Professor Madhok: I want to make two general points, picking up on what has been said. The first is that we need to turn this debate upside down. All the debate is about the number of healthcare assistants, nurses, whether they are degree-trained or not. We need to turn it upside down and ask what the patient needs. The whole thrust of this reform was, "No decision about me without me", and we need to bring that debate back somehow and then build our system upwards from that fundamental premise. That is where the ultimate solution has to be some kind of a loosetight arrangement. It has to be loose enough within a national framework for people to work up these pathways. What we are talking about is creating a fundamental reform in how our Health Service works at the moment. It has to be loose enough for people to experiment and create more pathwaycentric competencies and make sure that there are an adequate number of welltrained people along the pathway who are available. Yet it also needs to be tight enough because we cannot leave it too loose. It needs to be tightened up because we are talking about scarce resources. We need to have a very tight framework from the centre that focuses on delivery but, most importantly, reinforces some of the behaviours that will be crucial in terms of delivering this vision. Those behaviours are all about interagency and interprofessional learning. That is the crucial bit.

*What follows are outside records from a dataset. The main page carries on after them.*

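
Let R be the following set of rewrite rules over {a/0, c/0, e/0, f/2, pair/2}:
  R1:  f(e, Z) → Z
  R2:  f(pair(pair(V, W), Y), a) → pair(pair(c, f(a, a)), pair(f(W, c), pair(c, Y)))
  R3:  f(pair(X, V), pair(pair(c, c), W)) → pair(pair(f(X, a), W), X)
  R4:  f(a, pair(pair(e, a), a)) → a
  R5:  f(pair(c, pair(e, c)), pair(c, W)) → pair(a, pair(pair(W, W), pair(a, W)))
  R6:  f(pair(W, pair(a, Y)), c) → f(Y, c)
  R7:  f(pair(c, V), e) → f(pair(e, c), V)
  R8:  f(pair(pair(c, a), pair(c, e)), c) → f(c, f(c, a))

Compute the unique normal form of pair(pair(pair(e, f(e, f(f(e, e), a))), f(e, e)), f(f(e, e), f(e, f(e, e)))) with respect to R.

1. pair(pair(pair(e, f(e, f(f(e, e), a))), f(e, e)), f(f(e, e), f(e, f(e, e))))  →  pair(pair(pair(e, f(f(e, e), a)), f(e, e)), f(f(e, e), f(e, f(e, e))))   [R1 at 1.1.2]
2. pair(pair(pair(e, f(f(e, e), a)), f(e, e)), f(f(e, e), f(e, f(e, e))))  →  pair(pair(pair(e, f(e, a)), f(e, e)), f(f(e, e), f(e, f(e, e))))   [R1 at 1.1.2.1]
3. pair(pair(pair(e, f(e, a)), f(e, e)), f(f(e, e), f(e, f(e, e))))  →  pair(pair(pair(e, a), f(e, e)), f(f(e, e), f(e, f(e, e))))   [R1 at 1.1.2]
4. pair(pair(pair(e, a), f(e, e)), f(f(e, e), f(e, f(e, e))))  →  pair(pair(pair(e, a), e), f(f(e, e), f(e, f(e, e))))   [R1 at 1.2]
5. pair(pair(pair(e, a), e), f(f(e, e), f(e, f(e, e))))  →  pair(pair(pair(e, a), e), f(e, f(e, f(e, e))))   [R1 at 2.1]
6. pair(pair(pair(e, a), e), f(e, f(e, f(e, e))))  →  pair(pair(pair(e, a), e), f(e, f(e, e)))   [R1 at 2]
7. pair(pair(pair(e, a), e), f(e, f(e, e)))  →  pair(pair(pair(e, a), e), f(e, e))   [R1 at 2]
8. pair(pair(pair(e, a), e), f(e, e))  →  pair(pair(pair(e, a), e), e)   [R1 at 2]

pair(pair(pair(e, a), e), e)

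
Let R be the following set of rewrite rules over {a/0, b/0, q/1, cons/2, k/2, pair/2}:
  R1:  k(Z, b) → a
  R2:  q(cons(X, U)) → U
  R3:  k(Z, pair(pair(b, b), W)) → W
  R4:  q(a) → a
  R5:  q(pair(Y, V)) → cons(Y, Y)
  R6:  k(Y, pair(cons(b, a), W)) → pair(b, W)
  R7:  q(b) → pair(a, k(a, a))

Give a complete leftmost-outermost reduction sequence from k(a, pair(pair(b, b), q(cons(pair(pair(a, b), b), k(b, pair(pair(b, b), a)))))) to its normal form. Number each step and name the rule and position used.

1. k(a, pair(pair(b, b), q(cons(pair(pair(a, b), b), k(b, pair(pair(b, b), a))))))  →  q(cons(pair(pair(a, b), b), k(b, pair(pair(b, b), a))))   [R3 at ε]
2. q(cons(pair(pair(a, b), b), k(b, pair(pair(b, b), a))))  →  k(b, pair(pair(b, b), a))   [R2 at ε]
3. k(b, pair(pair(b, b), a))  →  a   [R3 at ε]

a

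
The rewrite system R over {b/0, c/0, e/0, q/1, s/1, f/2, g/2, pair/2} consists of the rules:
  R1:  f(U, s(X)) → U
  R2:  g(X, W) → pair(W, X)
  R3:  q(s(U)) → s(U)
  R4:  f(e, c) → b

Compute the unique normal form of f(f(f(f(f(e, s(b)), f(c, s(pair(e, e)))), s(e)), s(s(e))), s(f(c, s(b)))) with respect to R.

1. f(f(f(f(f(e, s(b)), f(c, s(pair(e, e)))), s(e)), s(s(e))), s(f(c, s(b))))  →  f(f(f(f(e, s(b)), f(c, s(pair(e, e)))), s(e)), s(s(e)))   [R1 at ε]
2. f(f(f(f(e, s(b)), f(c, s(pair(e, e)))), s(e)), s(s(e)))  →  f(f(f(e, s(b)), f(c, s(pair(e, e)))), s(e))   [R1 at ε]
3. f(f(f(e, s(b)), f(c, s(pair(e, e)))), s(e))  →  f(f(e, s(b)), f(c, s(pair(e, e))))   [R1 at ε]
4. f(f(e, s(b)), f(c, s(pair(e, e))))  →  f(e, f(c, s(pair(e, e))))   [R1 at 1]
5. f(e, f(c, s(pair(e, e))))  →  f(e, c)   [R1 at 2]
6. f(e, c)  →  b   [R4 at ε]

b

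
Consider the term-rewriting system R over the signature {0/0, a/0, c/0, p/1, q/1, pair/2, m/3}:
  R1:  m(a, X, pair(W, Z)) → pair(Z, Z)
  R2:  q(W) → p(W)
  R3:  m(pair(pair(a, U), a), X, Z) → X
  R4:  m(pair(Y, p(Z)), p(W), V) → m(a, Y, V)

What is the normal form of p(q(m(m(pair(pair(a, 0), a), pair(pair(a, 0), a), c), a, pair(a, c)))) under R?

1. p(q(m(m(pair(pair(a, 0), a), pair(pair(a, 0), a), c), a, pair(a, c))))  →  p(p(m(m(pair(pair(a, 0), a), pair(pair(a, 0), a), c), a, pair(a, c))))   [R2 at 1]
2. p(p(m(m(pair(pair(a, 0), a), pair(pair(a, 0), a), c), a, pair(a, c))))  →  p(p(m(pair(pair(a, 0), a), a, pair(a, c))))   [R3 at 1.1.1]
3. p(p(m(pair(pair(a, 0), a), a, pair(a, c))))  →  p(p(a))   [R3 at 1.1]

p(p(a))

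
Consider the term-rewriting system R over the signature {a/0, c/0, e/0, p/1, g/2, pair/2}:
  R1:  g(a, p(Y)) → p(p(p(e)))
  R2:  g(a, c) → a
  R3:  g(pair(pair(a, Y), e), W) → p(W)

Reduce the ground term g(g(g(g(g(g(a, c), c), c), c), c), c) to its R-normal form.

1. g(g(g(g(g(g(a, c), c), c), c), c), c)  →  g(g(g(g(g(a, c), c), c), c), c)   [R2 at 1.1.1.1.1]
2. g(g(g(g(g(a, c), c), c), c), c)  →  g(g(g(g(a, c), c), c), c)   [R2 at 1.1.1.1]
3. g(g(g(g(a, c), c), c), c)  →  g(g(g(a, c), c), c)   [R2 at 1.1.1]
4. g(g(g(a, c), c), c)  →  g(g(a, c), c)   [R2 at 1.1]
5. g(g(a, c), c)  →  g(a, c)   [R2 at 1]
6. g(a, c)  →  a   [R2 at ε]

a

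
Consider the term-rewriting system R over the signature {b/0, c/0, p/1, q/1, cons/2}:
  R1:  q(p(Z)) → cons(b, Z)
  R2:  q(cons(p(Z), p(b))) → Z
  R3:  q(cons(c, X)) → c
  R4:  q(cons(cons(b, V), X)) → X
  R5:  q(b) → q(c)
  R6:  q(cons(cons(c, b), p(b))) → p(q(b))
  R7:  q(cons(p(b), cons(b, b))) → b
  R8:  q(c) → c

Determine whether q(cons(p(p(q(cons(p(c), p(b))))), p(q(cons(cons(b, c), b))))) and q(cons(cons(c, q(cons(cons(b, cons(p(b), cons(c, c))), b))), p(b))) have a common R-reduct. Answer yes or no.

Reduce t₁ = q(cons(p(p(q(cons(p(c), p(b))))), p(q(cons(cons(b, c), b))))):
1. q(cons(p(p(q(cons(p(c), p(b))))), p(q(cons(cons(b, c), b)))))  →  q(cons(p(p(c)), p(q(cons(cons(b, c), b)))))   [R2 at 1.1.1.1]
2. q(cons(p(p(c)), p(q(cons(cons(b, c), b)))))  →  q(cons(p(p(c)), p(b)))   [R4 at 1.2.1]
3. q(cons(p(p(c)), p(b)))  →  p(c)   [R2 at ε]

Reduce t₂ = q(cons(cons(c, q(cons(cons(b, cons(p(b), cons(c, c))), b))), p(b))):
1. q(cons(cons(c, q(cons(cons(b, cons(p(b), cons(c, c))), b))), p(b)))  →  q(cons(cons(c, b), p(b)))   [R4 at 1.1.2]
2. q(cons(cons(c, b), p(b)))  →  p(q(b))   [R6 at ε]
3. p(q(b))  →  p(q(c))   [R5 at 1]
4. p(q(c))  →  p(c)   [R8 at 1]

yes — NF(t₁) = p(c), NF(t₂) = p(c)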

I will finish off by picking up on, I suspect, a theme that has come through your questions, which is that you are seeking assurance. I do not think assurance is possible at the moment. Equally, we will not have any assurance unless we get past this structural debate. This structural debate is getting in the way now and people, at the end of the day, will rise to the challenge. That is where the comfort comes. There are enough people talking and there is enough leadership in the system to make these structures work. People are waiting for that to settle down.

Rosie Cooper: Can I commend our Select Committee Report, issued today, on that very subject?

Chair: That is probably a fitting note, perhaps on today of all days-unless, Sarah, you want to pursue it further-on which to draw matters to a close. Thank you very much for coming to join us today.